Salient to Investors:
Bill O’Neill at UBS Wealth Mgmt said the story is still the combination of easy money policies and expectations of growth into 2014 and that growth is on the horizon.
The Investment Companies Institute reports individual investors gave $30 billion to managers in 2013, the first net inflows into equity funds since 2006, and versus $400 billion outflows in the previous 4 years.
The average of 19 forecasts expects the S&P 500 to fall 4 percent in December to 1,733. December has been the second-best month for US equity returns in data from 1928, with an average return of 1.5 percent, versus the monthly mean of 0.6 percent.
The S&P 500 trades at 16.3 times projected earnings.
Michael O’Sullivan at Credit Suisse Private Banking & Wealth Mgmt said the economy looks much, much more healthy.
4 of 5 investors, traders and analysts expect the Fed to taper in March or later, with just 5 percent looking for a move this month.
Goldman Sachs expects gold at $1,110 and Brent at $105 in 12 months.

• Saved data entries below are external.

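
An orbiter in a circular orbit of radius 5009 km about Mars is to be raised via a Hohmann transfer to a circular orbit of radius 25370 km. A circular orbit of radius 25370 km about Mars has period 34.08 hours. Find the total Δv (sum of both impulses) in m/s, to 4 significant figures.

From Kepler's third law T² = 4π²r³/μ at r = 25370 km, T = 34.08 hours = 34.08 × 3600 s = 1.22688×10^5 s: μ = 4π²r³/T² = 42826.9 km³/s².
The Hohmann ellipse has a_t = (r₁ + r₂)/2 = 15189.5 km.
Circular speed at r₁: v₁ = √(μ/r₁) = √(42826.9/5009) = 2.92404 km/s.
On the transfer ellipse at r₁, v² = μ(2/r − 1/a) gives v_p = √[μ(2/r₁ − 1/a_t)] = 3.77895 km/s.
First burn Δv₁ = |v_p − v₁| = 0.8549 km/s.
At r₂, v₂ = √(μ/r₂) = 1.2993 km/s.
Transfer-orbit speed at r₂: v_a = √[μ(2/r₂ − 1/a_t)] = 0.74611 km/s.
Second burn Δv₂ = |v₂ − v_a| = 0.5532 km/s.
Total Δv = Δv₁ + Δv₂ = 1.408 km/s.

Δv = 1408 m/s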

Barclays sees gluts in aluminum, copper, nickel and zinc this year or next, and says copper will average $6,500 in Q4 2014.

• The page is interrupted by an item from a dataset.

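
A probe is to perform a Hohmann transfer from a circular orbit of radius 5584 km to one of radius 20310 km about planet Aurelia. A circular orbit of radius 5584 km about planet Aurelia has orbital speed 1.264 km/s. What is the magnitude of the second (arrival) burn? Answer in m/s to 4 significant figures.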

The US is meeting 86 percent of its own energy needs, the most since 1986, and the International Energy Agency predicts the US will overtake Russia and Saudi Arabia as the world’s largest oil producer by 2015.
The median economist expects the 10-yr Treasury yield to rise to 3.1 percent by mid-2014.
John Rutledge at Safanad expects many months in which the Fed is the dominant story, and said the tapering story worries investors as to whether the Fed is there to sop up Treasury issues.
The median economist expects the euro to weaken to $1.30 against the dollar by mid-2014, and the yen to weaken to 104.
Benoit Anne at Societe Generale sees no appetite to invest into emerging markets as fear of the Fed prevails and investors are reluctant to take on risk as year-end looms.
Jim McDonald at Northern Trust said economic momentum and monetary policy momentum are better in the developed economies, while there is too much uncertainty in the emerging world as reflected in their stocks.